Entah kenapa wajahnya murung selama proses belajar ini. Aku heran. Setiap kali aku tanya, dia selalu jawab jutek. Setiap kali aku rayu, dia hanya senyum kecut. Beda sama Ria yang segera melumer saat aku rayu.
“Kamu kenapa murung gitu, sayang ?” Rayuku sambil mengelur rambutnya.
“Kok kamu masih pasang foto cewek ini ? dia yang kamu bilang mirip sama aku ? apa aku hanya pelarian dari dia ? karena dia mirip denganku ? aku bukan dia, Dan.” Jawabnya sambil terisak.
“Ini adalah foto sahabat aku, sayang. Dia adalah sahabatku dari aku menginjak sekolah dasar. Aku sayang sama kamu bukan karena kamu mirip sama dia, tetapi aku memang tulus mencintaimu.” Rayuku smabil memeluknya.

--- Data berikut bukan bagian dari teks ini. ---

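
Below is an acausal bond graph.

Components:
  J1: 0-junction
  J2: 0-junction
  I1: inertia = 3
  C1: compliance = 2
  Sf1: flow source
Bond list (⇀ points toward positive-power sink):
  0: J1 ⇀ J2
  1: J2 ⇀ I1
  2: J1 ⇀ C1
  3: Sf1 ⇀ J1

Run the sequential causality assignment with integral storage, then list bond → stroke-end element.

bond 3 |Sf1  (source Sf1 imposes f)
bond 1 |I1  (I1: I, integral causality)
bond 0 |J2  (closing 0-jn rule on J2)
bond 2 |J1  (J1 needs exactly one e-in)

bond 0 stroke→J2
bond 1 stroke→I1
bond 2 stroke→J1
bond 3 stroke→Sf1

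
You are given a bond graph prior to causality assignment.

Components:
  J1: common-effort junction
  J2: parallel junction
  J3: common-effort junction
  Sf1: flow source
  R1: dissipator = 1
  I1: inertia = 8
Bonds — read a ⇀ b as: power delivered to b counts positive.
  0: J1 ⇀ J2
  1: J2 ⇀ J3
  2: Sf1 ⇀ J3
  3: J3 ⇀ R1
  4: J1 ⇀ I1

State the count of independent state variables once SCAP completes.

β2 stroke→Sf1  (Sf1 (Sf) sets flow on bond)
β4 stroke→I1  (I1: I, integral causality)
β0 stroke→J1  (J1: last free bond brings effort in)
β1 stroke→J2  (closing 0-jn rule on J2)
β3 stroke→J3  (J3: last free bond brings effort in)

1  (I1 all integral)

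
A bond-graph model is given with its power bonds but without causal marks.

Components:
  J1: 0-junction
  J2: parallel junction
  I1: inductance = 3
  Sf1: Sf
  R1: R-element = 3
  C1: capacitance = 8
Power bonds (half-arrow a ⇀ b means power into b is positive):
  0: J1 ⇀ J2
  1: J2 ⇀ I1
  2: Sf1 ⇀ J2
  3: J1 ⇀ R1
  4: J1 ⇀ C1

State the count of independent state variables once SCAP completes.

2  (C1, I1 all integral)

#2 →Sf1  (Sf1 fixes flow; stroke at Sf1)
#1 →I1  (I1 integral (f out))
#0 →J2  (J2: last free bond brings effort in)
#4 →J1  (C1 integral (e out))
#3 →R1  (common-e at J1 fixed by 4)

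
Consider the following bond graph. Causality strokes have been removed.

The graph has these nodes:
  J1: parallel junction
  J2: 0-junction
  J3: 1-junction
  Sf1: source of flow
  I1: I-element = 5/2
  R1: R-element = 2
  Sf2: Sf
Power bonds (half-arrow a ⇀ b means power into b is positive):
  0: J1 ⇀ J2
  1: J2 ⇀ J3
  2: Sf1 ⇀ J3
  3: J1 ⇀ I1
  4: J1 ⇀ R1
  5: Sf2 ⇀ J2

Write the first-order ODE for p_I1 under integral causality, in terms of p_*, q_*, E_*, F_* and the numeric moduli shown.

dp_I1/dt = -2*F_Sf1 + 2*F_Sf2 - 4*p_I1/5

#2 →Sf1  (Sf1: flow source, stroke at near end)
#5 →Sf2  (Sf2: flow source, stroke at near end)
#1 →J3  (common-f at J3 fixed by 2)
#0 →J2  (J2 needs exactly one e-in)
#3 →I1  (I1 integral (f out))
#4 →J1  (J1 needs exactly one e-in)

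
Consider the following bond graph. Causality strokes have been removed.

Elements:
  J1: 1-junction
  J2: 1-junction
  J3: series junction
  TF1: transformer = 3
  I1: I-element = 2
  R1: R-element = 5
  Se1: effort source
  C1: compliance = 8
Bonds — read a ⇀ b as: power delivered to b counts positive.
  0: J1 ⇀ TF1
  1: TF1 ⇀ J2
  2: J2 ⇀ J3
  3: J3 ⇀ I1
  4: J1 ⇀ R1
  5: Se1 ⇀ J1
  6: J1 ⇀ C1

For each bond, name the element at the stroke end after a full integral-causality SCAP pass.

#0 →TF1
#1 →J2
#2 →J3
#3 →I1
#4 →J1
#5 →J1
#6 →J1

#5 stroke→J1  (source Se1 imposes e)
#3 stroke→I1  (I1 outputs flow p/I1)
#2 stroke→J3  (1-jn J3 has f-setter on 3)
#1 stroke→J2  (J2 flow already set via bond 2)
#0 stroke→TF1  (TF TF1: opposite of bond 1)
#4 stroke→J1  (J1: bond 0 brought flow, rest push out)
#6 stroke→J1  (J1 flow already set via bond 0)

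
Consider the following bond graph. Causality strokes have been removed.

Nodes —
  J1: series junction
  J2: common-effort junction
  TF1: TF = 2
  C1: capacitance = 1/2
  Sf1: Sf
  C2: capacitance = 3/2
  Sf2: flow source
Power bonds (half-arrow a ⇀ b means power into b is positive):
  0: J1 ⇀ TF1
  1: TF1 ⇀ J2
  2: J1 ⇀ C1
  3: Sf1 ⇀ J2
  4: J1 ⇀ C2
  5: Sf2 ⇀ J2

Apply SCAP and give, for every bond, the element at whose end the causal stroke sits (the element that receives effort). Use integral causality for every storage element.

#0 |TF1
#1 |J2
#2 |J1
#3 |Sf1
#4 |J1
#5 |Sf2

#3 |Sf1  (Sf1: flow source, stroke at near end)
#5 |Sf2  (source Sf2 imposes f)
#1 |J2  (J2 needs exactly one e-in)
#0 |TF1  (TF1 one-in-one-out from 1)
#2 |J1  (common-f at J1 fixed by 0)
#4 |J1  (1-jn J1 has f-setter on 0)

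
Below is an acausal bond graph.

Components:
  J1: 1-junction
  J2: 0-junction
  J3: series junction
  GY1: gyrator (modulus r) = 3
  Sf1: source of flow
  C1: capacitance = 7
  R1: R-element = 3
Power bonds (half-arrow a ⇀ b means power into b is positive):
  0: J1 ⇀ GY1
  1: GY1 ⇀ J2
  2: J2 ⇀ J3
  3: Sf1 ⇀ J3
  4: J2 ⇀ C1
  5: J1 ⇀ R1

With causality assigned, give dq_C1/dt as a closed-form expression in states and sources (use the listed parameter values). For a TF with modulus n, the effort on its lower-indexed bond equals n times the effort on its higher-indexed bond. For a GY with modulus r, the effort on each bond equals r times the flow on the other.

dq_C1/dt = -F_Sf1 - q_C1/21

bond 3 →Sf1  (Sf1: flow source, stroke at near end)
bond 2 →J3  (1-jn J3 has f-setter on 3)
bond 4 →J2  (C1 outputs effort q/C1)
bond 1 →GY1  (J2 effort already set via bond 4)
bond 0 →GY1  (GY GY1: same side as bond 1)
bond 5 →J1  (common-f at J1 fixed by 0)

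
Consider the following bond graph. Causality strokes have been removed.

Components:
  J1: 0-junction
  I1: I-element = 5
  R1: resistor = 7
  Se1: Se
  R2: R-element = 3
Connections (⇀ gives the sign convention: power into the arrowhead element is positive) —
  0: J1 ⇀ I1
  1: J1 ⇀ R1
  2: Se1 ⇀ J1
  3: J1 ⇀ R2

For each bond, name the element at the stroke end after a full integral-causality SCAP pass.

β0 |I1
β1 |R1
β2 |J1
β3 |R2

#2 stroke→J1  (Se1 fixes effort; stroke away)
#0 stroke→I1  (J1: bond 2 brought effort, rest push out)
#1 stroke→R1  (common-e at J1 fixed by 2)
#3 stroke→R2  (common-e at J1 fixed by 2)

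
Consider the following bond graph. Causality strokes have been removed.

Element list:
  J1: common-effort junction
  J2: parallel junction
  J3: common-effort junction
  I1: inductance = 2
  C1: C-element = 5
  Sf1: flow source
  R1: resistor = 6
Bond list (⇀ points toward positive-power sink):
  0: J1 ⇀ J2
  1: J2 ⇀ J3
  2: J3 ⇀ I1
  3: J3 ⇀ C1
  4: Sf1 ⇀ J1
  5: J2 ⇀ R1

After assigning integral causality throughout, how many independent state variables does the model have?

β4 →Sf1  (Sf1: flow source, stroke at near end)
β0 →J1  (closing 0-jn rule on J1)
β2 →I1  (I1 outputs flow p/I1)
β3 →J3  (C1 integral (e out))
β1 →J2  (J3: bond 3 brought effort, rest push out)
β5 →R1  (common-e at J2 fixed by 1)

2  (C1, I1 all integral)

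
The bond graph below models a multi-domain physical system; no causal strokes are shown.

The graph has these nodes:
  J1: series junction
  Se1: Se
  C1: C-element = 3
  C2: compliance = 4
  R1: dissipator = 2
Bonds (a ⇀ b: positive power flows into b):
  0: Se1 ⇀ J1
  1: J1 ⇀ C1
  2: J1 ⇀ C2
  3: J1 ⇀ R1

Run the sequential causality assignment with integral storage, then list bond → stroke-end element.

#0 stroke→J1
#1 stroke→J1
#2 stroke→J1
#3 stroke→R1

#0 stroke at J1  (source Se1 imposes e)
#1 stroke at J1  (C1 integral (e out))
#2 stroke at J1  (C2: C, integral causality)
#3 stroke at R1  (only one flow-in slot at J1)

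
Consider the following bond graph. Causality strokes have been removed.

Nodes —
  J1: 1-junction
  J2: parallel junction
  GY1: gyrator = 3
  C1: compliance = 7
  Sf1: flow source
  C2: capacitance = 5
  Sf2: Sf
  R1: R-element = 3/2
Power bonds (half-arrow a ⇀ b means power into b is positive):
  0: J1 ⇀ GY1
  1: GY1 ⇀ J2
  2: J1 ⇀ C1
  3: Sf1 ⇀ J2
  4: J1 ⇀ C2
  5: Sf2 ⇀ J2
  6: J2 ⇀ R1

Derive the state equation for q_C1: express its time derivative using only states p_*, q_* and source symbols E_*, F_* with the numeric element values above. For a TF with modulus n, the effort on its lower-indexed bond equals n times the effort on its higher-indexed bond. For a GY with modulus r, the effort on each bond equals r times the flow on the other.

b3 stroke→Sf1  (Sf1 fixes flow; stroke at Sf1)
b5 stroke→Sf2  (Sf2: flow source, stroke at near end)
b2 stroke→J1  (C1 integral (e out))
b4 stroke→J1  (prefer integral on C2)
b0 stroke→GY1  (only one flow-in slot at J1)
b1 stroke→GY1  (GY GY1: same side as bond 0)
b6 stroke→J2  (only one effort-in slot at J2)

dq_C1/dt = F_Sf1/2 + F_Sf2/2 - q_C1/42 - q_C2/30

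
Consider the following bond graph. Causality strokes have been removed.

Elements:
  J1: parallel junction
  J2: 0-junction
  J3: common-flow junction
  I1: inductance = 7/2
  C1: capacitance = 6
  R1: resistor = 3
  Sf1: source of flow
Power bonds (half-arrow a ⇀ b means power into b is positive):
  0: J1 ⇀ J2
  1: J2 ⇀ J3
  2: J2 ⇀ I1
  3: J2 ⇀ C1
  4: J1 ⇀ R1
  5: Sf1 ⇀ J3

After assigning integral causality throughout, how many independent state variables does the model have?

b5 stroke→Sf1  (Sf1 fixes flow; stroke at Sf1)
b1 stroke→J3  (J3 flow already set via bond 5)
b2 stroke→I1  (prefer integral on I1)
b3 stroke→J2  (C1: C, integral causality)
b0 stroke→J1  (J2 effort already set via bond 3)
b4 stroke→R1  (common-e at J1 fixed by 0)

2  (C1, I1 all integral)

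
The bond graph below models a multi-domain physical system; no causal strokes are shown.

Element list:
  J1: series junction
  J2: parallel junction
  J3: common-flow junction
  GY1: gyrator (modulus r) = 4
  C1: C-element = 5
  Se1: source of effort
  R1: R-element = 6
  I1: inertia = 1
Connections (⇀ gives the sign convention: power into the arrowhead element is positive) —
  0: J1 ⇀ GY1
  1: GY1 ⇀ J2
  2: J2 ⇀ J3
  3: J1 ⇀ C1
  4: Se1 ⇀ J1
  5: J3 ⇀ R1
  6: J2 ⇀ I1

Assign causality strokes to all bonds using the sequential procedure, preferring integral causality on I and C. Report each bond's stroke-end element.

b0 →GY1
b1 →GY1
b2 →J2
b3 →J1
b4 →J1
b5 →J3
b6 →I1

β4 stroke at J1  (Se1: effort source, stroke at far end)
β3 stroke at J1  (prefer integral on C1)
β0 stroke at GY1  (closing 1-jn rule on J1)
β1 stroke at GY1  (GY GY1: same side as bond 0)
β6 stroke at I1  (I1 integral (f out))
β2 stroke at J2  (only one effort-in slot at J2)
β5 stroke at J3  (common-f at J3 fixed by 2)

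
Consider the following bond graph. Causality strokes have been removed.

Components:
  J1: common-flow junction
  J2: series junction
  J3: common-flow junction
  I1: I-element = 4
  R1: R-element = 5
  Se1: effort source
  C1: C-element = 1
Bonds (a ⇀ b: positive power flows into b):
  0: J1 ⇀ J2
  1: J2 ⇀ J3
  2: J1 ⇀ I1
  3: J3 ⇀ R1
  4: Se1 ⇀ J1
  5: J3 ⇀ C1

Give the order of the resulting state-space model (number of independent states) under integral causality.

2  (C1, I1 all integral)

bond 4 →J1  (Se1: effort source, stroke at far end)
bond 2 →I1  (I1 integral (f out))
bond 0 →J1  (J1 flow already set via bond 2)
bond 1 →J2  (1-jn J2 has f-setter on 0)
bond 3 →J3  (common-f at J3 fixed by 1)
bond 5 →J3  (J3: bond 1 brought flow, rest push out)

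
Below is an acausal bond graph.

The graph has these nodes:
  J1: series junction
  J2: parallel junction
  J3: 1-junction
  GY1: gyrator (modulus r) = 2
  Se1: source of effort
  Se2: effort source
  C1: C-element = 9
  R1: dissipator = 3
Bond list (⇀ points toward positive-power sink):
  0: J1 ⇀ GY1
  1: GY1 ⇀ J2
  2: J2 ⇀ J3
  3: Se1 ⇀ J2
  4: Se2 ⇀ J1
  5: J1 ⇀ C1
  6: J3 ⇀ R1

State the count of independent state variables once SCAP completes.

bond 3 →J2  (Se1 (Se) sets effort on bond)
bond 4 →J1  (Se2: effort source, stroke at far end)
bond 1 →GY1  (J2: bond 3 brought effort, rest push out)
bond 2 →J3  (common-e at J2 fixed by 3)
bond 6 →R1  (J3 needs exactly one f-in)
bond 0 →GY1  (through GY1, causality inverts; strokes same side of GY1)
bond 5 →J1  (J1: bond 0 brought flow, rest push out)

1  (C1 all integral)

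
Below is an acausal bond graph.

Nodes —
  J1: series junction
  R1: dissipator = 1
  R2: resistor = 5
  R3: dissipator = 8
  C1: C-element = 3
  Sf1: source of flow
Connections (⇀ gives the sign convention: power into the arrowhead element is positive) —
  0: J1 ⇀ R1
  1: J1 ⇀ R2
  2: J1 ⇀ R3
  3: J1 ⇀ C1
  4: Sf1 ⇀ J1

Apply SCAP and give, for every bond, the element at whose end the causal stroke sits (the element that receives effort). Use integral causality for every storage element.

β4 stroke at Sf1  (Sf1 (Sf) sets flow on bond)
β0 stroke at J1  (1-jn J1 has f-setter on 4)
β1 stroke at J1  (1-jn J1 has f-setter on 4)
β2 stroke at J1  (common-f at J1 fixed by 4)
β3 stroke at J1  (common-f at J1 fixed by 4)

#0 →J1
#1 →J1
#2 →J1
#3 →J1
#4 →Sf1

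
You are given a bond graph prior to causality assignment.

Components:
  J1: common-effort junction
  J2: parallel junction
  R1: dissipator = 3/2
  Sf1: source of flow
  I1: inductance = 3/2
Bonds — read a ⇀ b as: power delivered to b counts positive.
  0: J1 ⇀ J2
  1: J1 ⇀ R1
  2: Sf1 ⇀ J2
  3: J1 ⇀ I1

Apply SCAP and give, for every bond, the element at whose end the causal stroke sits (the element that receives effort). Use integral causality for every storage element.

β0 stroke at J2
β1 stroke at J1
β2 stroke at Sf1
β3 stroke at I1

#2 stroke at Sf1  (source Sf1 imposes f)
#0 stroke at J2  (closing 0-jn rule on J2)
#3 stroke at I1  (I1 integral (f out))
#1 stroke at J1  (closing 0-jn rule on J1)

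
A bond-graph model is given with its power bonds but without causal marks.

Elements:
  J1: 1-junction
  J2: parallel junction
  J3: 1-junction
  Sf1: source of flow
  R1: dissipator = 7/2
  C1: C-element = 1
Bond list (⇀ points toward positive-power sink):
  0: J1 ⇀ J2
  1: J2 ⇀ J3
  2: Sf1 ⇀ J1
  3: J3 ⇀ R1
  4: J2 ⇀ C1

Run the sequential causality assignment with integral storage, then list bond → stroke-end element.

bond 2 →Sf1  (Sf1: flow source, stroke at near end)
bond 0 →J1  (1-jn J1 has f-setter on 2)
bond 4 →J2  (prefer integral on C1)
bond 1 →J3  (J2 effort already set via bond 4)
bond 3 →R1  (closing 1-jn rule on J3)

β0 stroke at J1
β1 stroke at J3
β2 stroke at Sf1
β3 stroke at R1
β4 stroke at J2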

Akhirnya dia menerima rayuanku dan dia kembali seperti awal lagi yang tersenyum dan ceria dihadapanku. Disaat itulah ciuman kedua kurasakan setelah ciuman pertama saat bersama Ria kala dia masih hidup.
****
“Ria, kenapa setelah beberapa hari ini aku berpikir, kenapa aku rasa, aku itu orang yang sangat kejam ? kenapa baru sekarang aku berpikir bahwa aku hanya menjadikan dia sebagai pelarian perasaanku terhadapku yang tak kesampaian ? Kenapa baru saat ini aku sadari  saat udah banyak hal yang aku lalui bersamanya, banyak kenangan yang aku tlah lakukan bersamanya. Kenapa Ria ? Kenapa ?” Teriakku sambil terisak di makam Ria.
****
Ini adalah hari dimana hubunganku dan Kia setengah tahun. Selama beberapa minggu ini, kami selalu bertengkar hanya masalah Ria yang sama sekali tidak bisa aku hapus. Kia selalu mengira dia adalah pelaria dan memang iya, aku baru sadar bahwa dia adalah pelampiasan nafsu sesaatku yang mencintai Ria. Aku selalu melihatnya seperti Ria. Aku selalu membandingkannya dengan Ria. Betapa kejamnya aku selama ini dengan dia.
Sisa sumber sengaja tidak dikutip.